PaPoC 2022 will take place on April 5th 2022. It is run in hybrid mode with both in-person and remote speakers and attendees. All the times are given in CEST. If speaking or attending remotely, please use time zone converter to find the times in your local time zone.

Opening & Session 1: 08:30 to 09:45

Session 2: 10:30 to 12:10

Session 3: 14:00 to 15:40

Session 4: 16:30 to 18:30

Invited Talk 1: Implementing Distributed ACID Transactions Without Atomic Clocks

Karthik Ranganathan, CTO, YugaByte
16:30, 60m, remote


ACID transactions are a fundamental building block when developing business-critical, user-facing applications. They simplify the complex task of ensuring data integrity while supporting highly concurrent operations. While they are taken for granted in monolithic SQL databases, most distributed DBs would forsake them completely.
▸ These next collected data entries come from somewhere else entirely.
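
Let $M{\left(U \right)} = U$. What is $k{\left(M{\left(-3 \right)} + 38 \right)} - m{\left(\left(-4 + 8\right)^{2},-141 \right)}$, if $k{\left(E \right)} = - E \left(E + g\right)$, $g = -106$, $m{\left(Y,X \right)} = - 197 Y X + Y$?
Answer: $-441963$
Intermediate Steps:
$m{\left(Y,X \right)} = Y - 197 X Y$ ($m{\left(Y,X \right)} = - 197 X Y + Y = Y - 197 X Y$)
$k{\left(E \right)} = - E \left(-106 + E\right)$ ($k{\left(E \right)} = - E \left(E - 106\right) = - E \left(-106 + E\right)$)
$k{\left(M{\left(-3 \right)} + 38 \right)} - m{\left(\left(-4 + 8\right)^{2},-141 \right)} = \left(-3 + 38\right) \left(106 - \left(-3 + 38\right)\right) - \left(-4 + 8\right)^{2} \left(1 - -27777\right) = 35 \left(106 - 35\right) - 4^{2} \left(1 + 27777\right) = 35 \left(106 - 35\right) - 16 \cdot 27778 = 35 \cdot 71 - 444448 = 2485 - 444448 = -441963$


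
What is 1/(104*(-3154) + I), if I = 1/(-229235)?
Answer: -229235/75192747761 ≈ -3.0486e-6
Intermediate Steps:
I = -1/229235 ≈ -4.3623e-6
1/(104*(-3154) + I) = 1/(104*(-3154) - 1/229235) = 1/(-328016 - 1/229235) = 1/(-75192747761/229235) = -229235/75192747761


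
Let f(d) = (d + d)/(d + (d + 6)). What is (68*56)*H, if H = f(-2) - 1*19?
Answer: -79968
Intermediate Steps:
f(d) = 2*d/(6 + 2*d) (f(d) = (2*d)/(d + (6 + d)) = (2*d)/(6 + 2*d) = 2*d/(6 + 2*d))
H = -21 (H = -2/(3 - 2) - 1*19 = -2/1 - 19 = -2*1 - 19 = -2 - 19 = -21)
(68*56)*H = (68*56)*(-21) = 3808*(-21) = -79968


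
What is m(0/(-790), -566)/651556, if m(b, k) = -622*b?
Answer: 0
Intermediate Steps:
m(0/(-790), -566)/651556 = -0/(-790)/651556 = -0*(-1)/790*(1/651556) = -622*0*(1/651556) = 0*(1/651556) = 0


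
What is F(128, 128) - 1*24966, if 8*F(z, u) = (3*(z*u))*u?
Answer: 761466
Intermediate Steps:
F(z, u) = 3*z*u**2/8 (F(z, u) = ((3*(z*u))*u)/8 = ((3*(u*z))*u)/8 = ((3*u*z)*u)/8 = (3*z*u**2)/8 = 3*z*u**2/8)
F(128, 128) - 1*24966 = (3/8)*128*128**2 - 1*24966 = (3/8)*128*16384 - 24966 = 786432 - 24966 = 761466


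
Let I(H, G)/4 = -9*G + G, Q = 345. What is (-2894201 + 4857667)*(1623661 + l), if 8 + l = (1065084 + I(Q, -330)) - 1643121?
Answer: 2073765666016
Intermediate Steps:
I(H, G) = -32*G (I(H, G) = 4*(-9*G + G) = 4*(-8*G) = -32*G)
l = -567485 (l = -8 + ((1065084 - 32*(-330)) - 1643121) = -8 + ((1065084 + 10560) - 1643121) = -8 + (1075644 - 1643121) = -8 - 567477 = -567485)
(-2894201 + 4857667)*(1623661 + l) = (-2894201 + 4857667)*(1623661 - 567485) = 1963466*1056176 = 2073765666016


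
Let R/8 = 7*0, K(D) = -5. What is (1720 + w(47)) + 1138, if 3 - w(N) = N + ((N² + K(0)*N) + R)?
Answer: 840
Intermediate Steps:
R = 0 (R = 8*(7*0) = 8*0 = 0)
w(N) = 3 - N² + 4*N (w(N) = 3 - (N + ((N² - 5*N) + 0)) = 3 - (N + (N² - 5*N)) = 3 - (N² - 4*N) = 3 + (-N² + 4*N) = 3 - N² + 4*N)
(1720 + w(47)) + 1138 = (1720 + (3 - 1*47² + 4*47)) + 1138 = (1720 + (3 - 1*2209 + 188)) + 1138 = (1720 + (3 - 2209 + 188)) + 1138 = (1720 - 2018) + 1138 = -298 + 1138 = 840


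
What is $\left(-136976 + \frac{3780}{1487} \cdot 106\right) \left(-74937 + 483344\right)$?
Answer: $- \frac{83022049887224}{1487} \approx -5.5832 \cdot 10^{10}$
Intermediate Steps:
$\left(-136976 + \frac{3780}{1487} \cdot 106\right) \left(-74937 + 483344\right) = \left(-136976 + 3780 \cdot \frac{1}{1487} \cdot 106\right) 408407 = \left(-136976 + \frac{3780}{1487} \cdot 106\right) 408407 = \left(-136976 + \frac{400680}{1487}\right) 408407 = \left(- \frac{203282632}{1487}\right) 408407 = - \frac{83022049887224}{1487}$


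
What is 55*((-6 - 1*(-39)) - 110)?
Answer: -4235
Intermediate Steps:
55*((-6 - 1*(-39)) - 110) = 55*((-6 + 39) - 110) = 55*(33 - 110) = 55*(-77) = -4235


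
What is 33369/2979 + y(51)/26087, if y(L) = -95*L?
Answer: 15018664/1363389 ≈ 11.016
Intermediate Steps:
33369/2979 + y(51)/26087 = 33369/2979 - 95*51/26087 = 33369*(1/2979) - 4845*1/26087 = 11123/993 - 255/1373 = 15018664/1363389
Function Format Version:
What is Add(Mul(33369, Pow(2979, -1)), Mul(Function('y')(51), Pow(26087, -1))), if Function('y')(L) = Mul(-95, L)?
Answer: Rational(15018664, 1363389) ≈ 11.016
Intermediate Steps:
Add(Mul(33369, Pow(2979, -1)), Mul(Function('y')(51), Pow(26087, -1))) = Add(Mul(33369, Pow(2979, -1)), Mul(Mul(-95, 51), Pow(26087, -1))) = Add(Mul(33369, Rational(1, 2979)), Mul(-4845, Rational(1, 26087))) = Add(Rational(11123, 993), Rational(-255, 1373)) = Rational(15018664, 1363389)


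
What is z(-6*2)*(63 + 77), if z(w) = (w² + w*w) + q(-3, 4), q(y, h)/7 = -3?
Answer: 37380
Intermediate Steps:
q(y, h) = -21 (q(y, h) = 7*(-3) = -21)
z(w) = -21 + 2*w² (z(w) = (w² + w*w) - 21 = (w² + w²) - 21 = 2*w² - 21 = -21 + 2*w²)
z(-6*2)*(63 + 77) = (-21 + 2*(-6*2)²)*(63 + 77) = (-21 + 2*(-12)²)*140 = (-21 + 2*144)*140 = (-21 + 288)*140 = 267*140 = 37380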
Fortunately, this is no longer the case. The trend started with Google Spanner, which offered distributed transactions using GPS based atomic clocks - unheard of in the database world before. Now, distributed transactions - without requiring atomic clocks - are offered by distributed SQL databases. One such example of a fully open source database offering this is YugabyteDB. Using the example of YugabyteDB, this talk will explain how distributed ACID transactions can be achieved without atomic clocks - without compromising on performance.
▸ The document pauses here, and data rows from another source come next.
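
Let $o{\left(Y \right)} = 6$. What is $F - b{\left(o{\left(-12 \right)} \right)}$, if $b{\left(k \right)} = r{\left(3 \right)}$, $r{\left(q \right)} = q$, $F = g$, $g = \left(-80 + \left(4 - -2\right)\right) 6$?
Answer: $-447$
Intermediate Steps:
$g = -444$ ($g = \left(-80 + \left(4 + 2\right)\right) 6 = \left(-80 + 6\right) 6 = \left(-74\right) 6 = -444$)
$F = -444$
$b{\left(k \right)} = 3$
$F - b{\left(o{\left(-12 \right)} \right)} = -444 - 3 = -447$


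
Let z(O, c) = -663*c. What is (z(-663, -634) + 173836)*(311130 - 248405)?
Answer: 37269815050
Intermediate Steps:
(z(-663, -634) + 173836)*(311130 - 248405) = (-663*(-634) + 173836)*(311130 - 248405) = (420342 + 173836)*62725 = 594178*62725 = 37269815050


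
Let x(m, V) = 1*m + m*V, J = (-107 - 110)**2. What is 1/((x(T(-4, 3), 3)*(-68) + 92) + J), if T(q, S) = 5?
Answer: 1/45821 ≈ 2.1824e-5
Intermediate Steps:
J = 47089 (J = (-217)**2 = 47089)
x(m, V) = m + V*m
1/((x(T(-4, 3), 3)*(-68) + 92) + J) = 1/(((5*(1 + 3))*(-68) + 92) + 47089) = 1/(((5*4)*(-68) + 92) + 47089) = 1/((20*(-68) + 92) + 47089) = 1/((-1360 + 92) + 47089) = 1/(-1268 + 47089) = 1/45821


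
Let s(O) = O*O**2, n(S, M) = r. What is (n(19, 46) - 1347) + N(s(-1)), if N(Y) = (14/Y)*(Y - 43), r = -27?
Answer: -758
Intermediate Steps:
n(S, M) = -27
s(O) = O**3
N(Y) = 14*(-43 + Y)/Y (N(Y) = (14/Y)*(-43 + Y) = 14*(-43 + Y)/Y)
(n(19, 46) - 1347) + N(s(-1)) = (-27 - 1347) + (14 - 602/((-1)**3)) = -1374 + (14 - 602/(-1)) = -1374 + (14 - 602*(-1)) = -1374 + (14 + 602) = -1374 + 616 = -758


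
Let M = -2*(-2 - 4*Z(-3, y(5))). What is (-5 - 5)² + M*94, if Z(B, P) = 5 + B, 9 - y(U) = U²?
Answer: 1980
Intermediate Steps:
y(U) = 9 - U²
M = 20 (M = -2*(-2 - 4*(5 - 3)) = -2*(-2 - 4*2) = -2*(-2 - 8) = -2*(-10) = 20)
(-5 - 5)² + M*94 = (-5 - 5)² + 20*94 = (-10)² + 1880 = 100 + 1880 = 1980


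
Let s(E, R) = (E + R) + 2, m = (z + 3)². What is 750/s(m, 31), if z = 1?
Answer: 750/49 ≈ 15.306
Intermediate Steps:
m = 16 (m = (1 + 3)² = 4² = 16)
s(E, R) = 2 + E + R
750/s(m, 31) = 750/(2 + 16 + 31) = 750/49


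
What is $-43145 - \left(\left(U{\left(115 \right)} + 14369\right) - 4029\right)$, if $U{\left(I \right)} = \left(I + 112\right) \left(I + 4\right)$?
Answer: $-80498$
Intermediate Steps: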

Karthik was one of the original database engineers at Facebook responsible for building distributed databases including Cassandra and HBase. He is an Apache HBase committer, and also an early contributor to Cassandra, before it was open-sourced by Facebook. He is currently the co-founder and CTO of the company behind YugabyteDB, a fully open-source distributed SQL database for building cloud-native and geo-distributed applications.
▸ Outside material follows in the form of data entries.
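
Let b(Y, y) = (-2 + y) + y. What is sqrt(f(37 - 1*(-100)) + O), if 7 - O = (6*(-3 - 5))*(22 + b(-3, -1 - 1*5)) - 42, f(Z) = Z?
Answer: sqrt(570) ≈ 23.875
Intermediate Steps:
b(Y, y) = -2 + 2*y
O = 433 (O = 7 - ((6*(-3 - 5))*(22 + (-2 + 2*(-1 - 1*5))) - 42) = 7 - ((6*(-8))*(22 + (-2 + 2*(-1 - 5))) - 42) = 7 - (-48*(22 + (-2 + 2*(-6))) - 42) = 7 - (-48*(22 + (-2 - 12)) - 42) = 7 - (-48*(22 - 14) - 42) = 7 - (-48*8 - 42) = 7 - (-384 - 42) = 7 - 1*(-426) = 7 + 426 = 433)
sqrt(f(37 - 1*(-100)) + O) = sqrt((37 - 1*(-100)) + 433) = sqrt((37 + 100) + 433) = sqrt(137 + 433) = sqrt(570)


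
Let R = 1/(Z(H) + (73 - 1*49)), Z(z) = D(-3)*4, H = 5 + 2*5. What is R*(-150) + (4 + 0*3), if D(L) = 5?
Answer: 13/22 ≈ 0.59091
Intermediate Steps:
H = 15 (H = 5 + 10 = 15)
Z(z) = 20 (Z(z) = 5*4 = 20)
R = 1/44 (R = 1/(20 + (73 - 1*49)) = 1/(20 + (73 - 49)) = 1/(20 + 24) = 1/44 ≈ 0.022727)
R*(-150) + (4 + 0*3) = (1/44)*(-150) + (4 + 0*3) = -75/22 + (4 + 0) = -75/22 + 4 = 13/22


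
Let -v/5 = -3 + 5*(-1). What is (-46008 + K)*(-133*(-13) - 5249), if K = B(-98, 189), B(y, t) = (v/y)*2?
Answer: 7935600640/49 ≈ 1.6195e+8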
Invited Talk 2: A Programmable Cloud: CALM Foundations and Open Challenges

Joseph M. Hellerstein, Professor, UC Berkeley
17:30, 60m, remote


The public cloud emerged a decade ago, yet distributed systems are still programmed using models from sequential computing. All the traditional challenges of distributed programming and data are still present in the cloud, only they are now faced by the general population of software developers. Added to these challenges are new desires for “serverless” computing, including consumption-based pricing and autoscaling.

This talk will highlight principles for cloud programming that I have explored with colleagues over the past decade, including the CALM Theorem and languages like Dedalus and Bloom that encourage monotonic coordination-free consistency via logic and lattices. The Anna “any-scale” KVS will be presented as a petri dish for the potential of these ideas and many remaining challenges.

I will conclude by overviewing new work in the Hydro project, which is aimed at bringing research ideas to programmers in an practical, evolutionary fashion. Key to our approach is a separation of distributed programs into a PACT of four facets: Program semantics, Availablity, Consistency and Trust. We propose to migrate developers gradually to PACT programming by lifting familiar code into our more declarative level of abstraction. This agenda raises challenges across multiple areas including language design, query optimization, transactions, distributed consistency, compilers and program synthesis.


Joe Hellerstein is the Jim Gray Professor of Computer Science at the University of California, Berkeley. His research focuses on data-centric systems and the way they drive computing. Hellerstein is an ACM Fellow, a Sloan Research Fellow and the recipient of three ACM-SIGMOD Test of Time awards. In 2010, MIT’s Technology Review magazine included his work on cloud programming in their TR10 list of the 10 technologies “most likely to change our world”. In addition to his academic work, Hellerstein has been involved in a number of startup companies including Trifacta, which brought academic research on data wrangling to market.